Lo esencial para ubicar el cerro y decidir si merece la subida
- Es una formación volcánica oscura junto a la bahía de Las Negras, dentro del Parque Natural Cabo de Gata-Níjar.
- La roca negra y la erosión explican tanto el color del entorno como las piedras oscuras que aparecen en la orilla.
- La visita funciona mejor como paseo de naturaleza y mirador que como excursión técnica.
- La subida es corta, pero el sol, el viento y la piedra suelta cambian bastante la sensación del recorrido.
- Para aprovecharla de verdad, yo iría temprano o al atardecer, con agua y calzado cerrado.
La huella volcánica que da sentido al nombre de Las Negras
Yo lo leo como uno de esos lugares donde el terreno explica el topónimo sin necesidad de inventar nada más. Las Negras toma su nombre del monte que queda junto al pueblo, una masa volcánica de color oscuro que, por la erosión, ha ido soltando material negro hacia la costa y la playa.

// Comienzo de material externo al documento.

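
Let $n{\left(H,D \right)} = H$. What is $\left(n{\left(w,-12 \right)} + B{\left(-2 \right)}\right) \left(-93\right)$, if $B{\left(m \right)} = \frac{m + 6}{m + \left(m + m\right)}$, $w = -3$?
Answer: $341$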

La Junta de Andalucía identifica en esta zona unas andesitas piroxénicas de color negro que destacan en el paisaje, especialmente en el acantilado norte de Las Negras. Ese detalle geológico no es menor: explica por qué el entorno tiene esa mezcla tan rara de mar azul, laderas secas y roca casi antracita. Además, el Parque Natural Cabo de Gata-Níjar fue el primer espacio marítimo-terrestre protegido de Andalucía, así que aquí el paisaje no es un decorado aislado, sino parte de un ecosistema muy bien conservado.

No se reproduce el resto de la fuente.